Reality is now malleable. Moments now manipulated. We have evolved to controlling perception. We have become biased storytellers that exhaustively pick apart the narrative and only showcase the happy highlights. We are our own Wizards, Creative Directors, Designers, and Chief Editors in the stories of our lives. Look off? Filter it. Bad weather? Filter it. Crop it. Caption it. Post. Delete. Redo. Redo. Redo. We are our own demons. 

We have become ambitious marketers for brand ‘You’. The name of the game is to balance the sick ratio between the number of followers, following and posts. This is a full time job. Pay rate? Validation.
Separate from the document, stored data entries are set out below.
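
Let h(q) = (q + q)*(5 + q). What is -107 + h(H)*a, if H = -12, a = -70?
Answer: -11867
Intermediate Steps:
h(q) = 2*q*(5 + q) (h(q) = (2*q)*(5 + q) = 2*q*(5 + q))
-107 + h(H)*a = -107 + (2*(-12)*(5 - 12))*(-70) = -107 + (2*(-12)*(-7))*(-70) = -107 + 168*(-70) = -107 - 11760 = -11867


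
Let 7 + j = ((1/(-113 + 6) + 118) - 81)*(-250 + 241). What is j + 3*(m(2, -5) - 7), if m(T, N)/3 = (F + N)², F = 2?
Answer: -29951/107 ≈ -279.92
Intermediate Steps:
m(T, N) = 3*(2 + N)²
j = -36371/107 (j = -7 + ((1/(-113 + 6) + 118) - 81)*(-250 + 241) = -7 + ((1/(-107) + 118) - 81)*(-9) = -7 + ((-1/107 + 118) - 81)*(-9) = -7 + (12625/107 - 81)*(-9) = -7 + (3958/107)*(-9) = -7 - 35622/107 = -36371/107 ≈ -339.92)
j + 3*(m(2, -5) - 7) = -36371/107 + 3*(3*(2 - 5)² - 7) = -36371/107 + 3*(3*(-3)² - 7) = -36371/107 + 3*(3*9 - 7) = -36371/107 + 3*(27 - 7) = -36371/107 + 3*20 = -36371/107 + 60 = -29951/107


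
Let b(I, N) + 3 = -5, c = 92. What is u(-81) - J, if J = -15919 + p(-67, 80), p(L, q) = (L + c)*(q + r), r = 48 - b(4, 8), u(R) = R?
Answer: 12438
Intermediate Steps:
b(I, N) = -8 (b(I, N) = -3 - 5 = -8)
r = 56 (r = 48 - 1*(-8) = 48 + 8 = 56)
p(L, q) = (56 + q)*(92 + L) (p(L, q) = (L + 92)*(q + 56) = (92 + L)*(56 + q) = (56 + q)*(92 + L))
J = -12519 (J = -15919 + (5152 + 56*(-67) + 92*80 - 67*80) = -15919 + (5152 - 3752 + 7360 - 5360) = -15919 + 3400 = -12519)
u(-81) - J = -81 - 1*(-12519) = -81 + 12519 = 12438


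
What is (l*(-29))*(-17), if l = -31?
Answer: -15283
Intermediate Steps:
(l*(-29))*(-17) = -31*(-29)*(-17) = 899*(-17) = -15283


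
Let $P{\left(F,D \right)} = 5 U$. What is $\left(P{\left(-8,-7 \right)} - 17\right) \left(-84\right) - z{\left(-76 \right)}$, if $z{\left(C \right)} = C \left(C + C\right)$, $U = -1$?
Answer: $-9704$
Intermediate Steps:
$P{\left(F,D \right)} = -5$ ($P{\left(F,D \right)} = 5 \left(-1\right) = -5$)
$z{\left(C \right)} = 2 C^{2}$ ($z{\left(C \right)} = C 2 C = 2 C^{2}$)
$\left(P{\left(-8,-7 \right)} - 17\right) \left(-84\right) - z{\left(-76 \right)} = \left(-5 - 17\right) \left(-84\right) - 2 \left(-76\right)^{2} = \left(-22\right) \left(-84\right) - 2 \cdot 5776 = 1848 - 11552 = -9704$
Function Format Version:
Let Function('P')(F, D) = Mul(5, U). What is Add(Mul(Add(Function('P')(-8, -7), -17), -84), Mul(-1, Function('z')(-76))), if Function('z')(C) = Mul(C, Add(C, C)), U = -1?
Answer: -9704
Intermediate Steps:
Function('P')(F, D) = -5 (Function('P')(F, D) = Mul(5, -1) = -5)
Function('z')(C) = Mul(2, Pow(C, 2)) (Function('z')(C) = Mul(C, Mul(2, C)) = Mul(2, Pow(C, 2)))
Add(Mul(Add(Function('P')(-8, -7), -17), -84), Mul(-1, Function('z')(-76))) = Add(Mul(Add(-5, -17), -84), Mul(-1, Mul(2, Pow(-76, 2)))) = Add(Mul(-22, -84), Mul(-1, Mul(2, 5776))) = Add(1848, Mul(-1, 11552)) = Add(1848, -11552) = -9704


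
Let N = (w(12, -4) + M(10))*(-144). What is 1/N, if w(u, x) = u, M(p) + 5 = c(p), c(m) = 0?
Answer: -1/1008 ≈ -0.00099206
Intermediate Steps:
M(p) = -5 (M(p) = -5 + 0 = -5)
N = -1008 (N = (12 - 5)*(-144) = 7*(-144) = -1008)
1/N = 1/(-1008) = -1/1008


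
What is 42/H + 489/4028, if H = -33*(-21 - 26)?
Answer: 309205/2082476 ≈ 0.14848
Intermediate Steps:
H = 1551 (H = -33*(-47) = 1551)
42/H + 489/4028 = 42/1551 + 489/4028 = 42*(1/1551) + 489*(1/4028) = 14/517 + 489/4028 = 309205/2082476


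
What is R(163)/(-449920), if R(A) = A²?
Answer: -26569/449920 ≈ -0.059053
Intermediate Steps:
R(163)/(-449920) = 163²/(-449920) = 26569*(-1/449920) = -26569/449920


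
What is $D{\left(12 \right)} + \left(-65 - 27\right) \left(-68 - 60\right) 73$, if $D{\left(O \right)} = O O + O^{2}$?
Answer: $859936$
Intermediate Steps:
$D{\left(O \right)} = 2 O^{2}$ ($D{\left(O \right)} = O^{2} + O^{2} = 2 O^{2}$)
$D{\left(12 \right)} + \left(-65 - 27\right) \left(-68 - 60\right) 73 = 2 \cdot 12^{2} + \left(-65 - 27\right) \left(-68 - 60\right) 73 = 2 \cdot 144 + \left(-92\right) \left(-128\right) 73 = 288 + 11776 \cdot 73 = 288 + 859648 = 859936$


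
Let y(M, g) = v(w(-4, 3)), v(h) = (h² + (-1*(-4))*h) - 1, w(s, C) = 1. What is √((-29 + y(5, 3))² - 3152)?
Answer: 19*I*√7 ≈ 50.269*I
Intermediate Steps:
v(h) = -1 + h² + 4*h (v(h) = (h² + 4*h) - 1 = -1 + h² + 4*h)
y(M, g) = 4 (y(M, g) = -1 + 1² + 4*1 = -1 + 1 + 4 = 4)
√((-29 + y(5, 3))² - 3152) = √((-29 + 4)² - 3152) = √((-25)² - 3152) = √(625 - 3152) = √(-2527) = 19*I*√7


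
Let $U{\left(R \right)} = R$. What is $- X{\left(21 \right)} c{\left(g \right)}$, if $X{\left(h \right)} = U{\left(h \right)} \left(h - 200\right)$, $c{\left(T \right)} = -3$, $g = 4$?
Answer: $-11277$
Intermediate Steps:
$X{\left(h \right)} = h \left(-200 + h\right)$ ($X{\left(h \right)} = h \left(h - 200\right) = h \left(-200 + h\right)$)
$- X{\left(21 \right)} c{\left(g \right)} = - 21 \left(-200 + 21\right) \left(-3\right) = - 21 \left(-179\right) \left(-3\right) = \left(-1\right) \left(-3759\right) \left(-3\right) = 3759 \left(-3\right) = -11277$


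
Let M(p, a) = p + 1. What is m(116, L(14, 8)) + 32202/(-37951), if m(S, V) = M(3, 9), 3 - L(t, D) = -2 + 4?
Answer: 119602/37951 ≈ 3.1515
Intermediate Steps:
L(t, D) = 1 (L(t, D) = 3 - (-2 + 4) = 3 - 1*2 = 3 - 2 = 1)
M(p, a) = 1 + p
m(S, V) = 4 (m(S, V) = 1 + 3 = 4)
m(116, L(14, 8)) + 32202/(-37951) = 4 + 32202/(-37951) = 4 + 32202*(-1/37951) = 4 - 32202/37951 = 119602/37951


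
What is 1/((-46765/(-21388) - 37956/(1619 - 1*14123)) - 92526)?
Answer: -11143148/1030972722161 ≈ -1.0808e-5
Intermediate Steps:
1/((-46765/(-21388) - 37956/(1619 - 1*14123)) - 92526) = 1/((-46765*(-1/21388) - 37956/(1619 - 14123)) - 92526) = 1/((46765/21388 - 37956/(-12504)) - 92526) = 1/((46765/21388 - 37956*(-1/12504)) - 92526) = 1/((46765/21388 + 3163/1042) - 92526) = 1/(58189687/11143148 - 92526) = 1/(-1030972722161/11143148) = -11143148/1030972722161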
Count the Likes, Comment, Shares that quantify your worth and a job well done. We no longer live to share, but share to live. 

We start seeing the world in Instagram curation and magazine-quality editorial. Where can we go that best captures the day? How can we perfectly angle this view?  Who can we snap with that total up our social clout? Slowly, surely and subconsciously, we start living for the next hit. Do it for the Vine. Do it for the newsfeed. Filter within filter within filter. Hashtags over hashtags over hashtags. Captions that capture so little of our raw thoughts but what sounds like a compelling companion to the image. 

How disturbing is this?

Life is silly, vibrant and messy. Colors bleed into and within shapes and subjects. There are no erasers and brushes. Nothing is refined until our experiences unapologetically slap us into more mature and learned beings. What minimalist aesthetic? Life is much more than how it’s perceived. 

We are losing the power to indulge in the sweetness of living for living. 

These moments we don’t own. When we curate them for others, it’s never ours to begin.